Promotor: prof. dr. M. Olde Rikkert
Co-promotor: dr. J. Claassen

SLOW WAVES: Assessing sleep and detrimental effects of sleep disruption on brain amyloid-β and cognitive function in shift workers

In this thesis, we explored long-term effects of externally-induced sleep disruption on cognitive function, sleep quality, and brain amyloid-β load in different groups of shift workers (maritime pilots). Observations from previous studies showed that poor sleep could be one of the risk factors for AD-related processes through either less clearance or more production of amyloid-β during extended periods of wakefulness. These and other studies fueled the hypothesis that sleep disruption over the course of many years could increase amyloid-β concentrations, which could trigger AD-associated neurodegeneration and loss of cognitive function. Repeated nights of sleep disruption, as seen in the maritime pilot cohort, may contribute to the risk of AD by gradually increasing amyloid levels. We found that although maritime pilots report worse sleep quality during workweeks, they do not show deficits in cognitive function, no signs of global amyloid accumulation and no symptoms of early AD or MCI. Furthermore, the majority was able to readjust to a regular sleep behavior after >25 years of irregular sleep.
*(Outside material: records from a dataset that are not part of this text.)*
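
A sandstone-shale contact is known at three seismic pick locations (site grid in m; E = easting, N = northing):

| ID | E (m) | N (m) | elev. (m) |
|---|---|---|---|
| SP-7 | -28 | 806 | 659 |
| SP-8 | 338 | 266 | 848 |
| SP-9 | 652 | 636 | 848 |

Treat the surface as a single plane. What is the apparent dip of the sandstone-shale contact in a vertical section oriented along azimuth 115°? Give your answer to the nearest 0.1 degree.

16.2°

Two edge vectors: SP-7→SP-8 = (366, -540, 189), SP-7→SP-9 = (680, -170, 189).
Normal n = (SP-7→SP-8) × (SP-7→SP-9) = (-69930, 59346, 304980).
So ∂z/∂E = −n_x/n_z = 0.22929 and ∂z/∂N = −n_y/n_z = −0.19459.
Unit vector along 115° is (sin 115°, cos 115°) = (0.9063, -0.4226).
Slope in that direction = a·(0.9063) + b·(-0.4226) = 0.29005.
Apparent dip = arctan|0.29005| = 16.2° (true dip is 16.7°, so apparent ≤ true as expected).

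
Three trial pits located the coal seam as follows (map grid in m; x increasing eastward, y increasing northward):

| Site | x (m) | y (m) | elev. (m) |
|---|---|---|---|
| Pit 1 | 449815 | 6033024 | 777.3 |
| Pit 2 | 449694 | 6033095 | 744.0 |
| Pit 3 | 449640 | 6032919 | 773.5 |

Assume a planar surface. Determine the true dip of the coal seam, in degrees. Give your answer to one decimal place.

Two edge vectors: Pit 1→Pit 2 = (-121, 71, -33.3), Pit 1→Pit 3 = (-175, -105, -3.8).
Normal n = (Pit 1→Pit 2) × (Pit 1→Pit 3) = (-3766.3, 5367.7, 25130).
So ∂z/∂x = −n_x/n_z = 0.14987 and ∂z/∂y = −n_y/n_z = −0.21360.
Gradient magnitude |∇z| = √(a² + b²) = √(0.02246 + 0.04562) = 0.26093.
True dip = arctan(0.26093) = 14.6°, dipping toward NW (azimuth ≈ 325°).

14.6°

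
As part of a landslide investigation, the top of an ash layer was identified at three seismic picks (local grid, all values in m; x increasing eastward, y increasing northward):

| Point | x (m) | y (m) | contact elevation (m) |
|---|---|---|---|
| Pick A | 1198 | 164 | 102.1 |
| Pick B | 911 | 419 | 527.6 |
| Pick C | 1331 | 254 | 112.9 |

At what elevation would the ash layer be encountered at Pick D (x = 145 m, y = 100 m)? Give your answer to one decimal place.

Two edge vectors: Pick A→Pick B = (-287, 255, 425.5), Pick A→Pick C = (133, 90, 10.8).
Normal n = (Pick A→Pick B) × (Pick A→Pick C) = (-35541, 59691.1, -59745).
So ∂z/∂x = −n_x/n_z = −0.594878 and ∂z/∂y = −n_y/n_z = 0.999098.
Intercept c from Pick A: 102.1 + 712.66 − 163.85 = 650.91.
At (145, 100): z = −86.3 + 99.9 + 650.91 = 664.6 m.

664.6 m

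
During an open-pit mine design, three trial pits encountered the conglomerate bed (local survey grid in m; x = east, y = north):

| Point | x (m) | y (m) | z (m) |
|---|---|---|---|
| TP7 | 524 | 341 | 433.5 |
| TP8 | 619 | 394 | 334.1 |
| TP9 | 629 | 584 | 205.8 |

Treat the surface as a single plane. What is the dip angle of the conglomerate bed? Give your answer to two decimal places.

Two edge vectors: TP7→TP8 = (95, 53, -99.4), TP7→TP9 = (105, 243, -227.7).
Normal n = (TP7→TP8) × (TP7→TP9) = (12086.1, 11194.5, 17520).
So ∂z/∂x = −n_x/n_z = −0.68985 and ∂z/∂y = −n_y/n_z = −0.63896.
Gradient magnitude |∇z| = √(a² + b²) = √(0.47589 + 0.40826) = 0.94029.
True dip = arctan(0.94029) = 43.24°, dipping toward NE (azimuth ≈ 047°).

43.24°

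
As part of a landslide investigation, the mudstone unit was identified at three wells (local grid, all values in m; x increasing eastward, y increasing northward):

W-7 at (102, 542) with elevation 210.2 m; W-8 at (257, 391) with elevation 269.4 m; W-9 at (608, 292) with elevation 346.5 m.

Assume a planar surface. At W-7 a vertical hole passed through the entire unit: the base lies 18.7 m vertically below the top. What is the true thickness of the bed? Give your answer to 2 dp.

18.01 m

Two edge vectors: W-7→W-8 = (155, -151, 59.2), W-7→W-9 = (506, -250, 136.3).
Normal n = (W-7→W-8) × (W-7→W-9) = (-5781.3, 8828.7, 37656).
So ∂z/∂x = −n_x/n_z = 0.15353 and ∂z/∂y = −n_y/n_z = −0.23446.
|∇z| = √(a²+b²) = 0.28025, so dip δ = arctan(0.28025) = 15.66°.
True thickness = vertical thickness × cos δ = 18.7 × cos 15.66° = 18.01 m.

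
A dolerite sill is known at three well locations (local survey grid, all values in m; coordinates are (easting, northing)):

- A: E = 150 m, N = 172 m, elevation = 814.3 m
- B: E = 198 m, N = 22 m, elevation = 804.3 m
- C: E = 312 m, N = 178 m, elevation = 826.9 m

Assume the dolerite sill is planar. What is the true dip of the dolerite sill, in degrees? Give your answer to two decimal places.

6.68°

Let the plane be z = a·E + b·N + c.
B−A: 48a − 150b = −10;  C−A: 162a + 6b = 12.6.
Solving gives a = 0.07443, b = 0.09048.
Gradient magnitude |∇z| = √(a² + b²) = √(0.00554 + 0.00819) = 0.11716.
True dip = arctan(0.11716) = 6.68°, dipping toward SW (azimuth ≈ 219°).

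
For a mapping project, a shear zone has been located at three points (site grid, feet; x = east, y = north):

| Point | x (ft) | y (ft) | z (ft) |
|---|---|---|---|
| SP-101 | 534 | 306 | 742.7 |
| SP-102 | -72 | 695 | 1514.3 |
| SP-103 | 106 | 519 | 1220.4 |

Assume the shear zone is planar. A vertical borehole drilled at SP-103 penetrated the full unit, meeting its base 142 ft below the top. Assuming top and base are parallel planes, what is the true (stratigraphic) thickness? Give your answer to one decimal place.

Let the plane be z = a·x + b·y + c.
SP-102−SP-101: −606a + 389b = 771.6;  SP-103−SP-101: −428a + 213b = 477.7.
Solving gives a = −0.57397, b = 1.08939.
|∇z| = √(a²+b²) = 1.23135, so dip δ = arctan(1.23135) = 50.92°.
True thickness = vertical thickness × cos δ = 142 × cos 50.92° = 89.5 ft.

89.5 ft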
Our results could be explained by the specific pattern, intensity and nature of sleep disruption in our cohort. We explored their sleep architecture with home-EEG measurements, which showed that even under less total sleep time and fragmented sleep during workweeks, the maritime pilots are able to generate sufficient amounts of slow wave sleep (deep sleep), which could act as a compensatory mechanism to counteract the detrimental effects of sleep disruption. Because we studied poor sleep as isolated variable, we further discussed other risk factors that, together with sleep disruption, could intensify AD risk, proposing an alternative hypothesis for the relationship between sleep and AD risk in which sleep loss might only increase AD risk in combination with other known risk factors.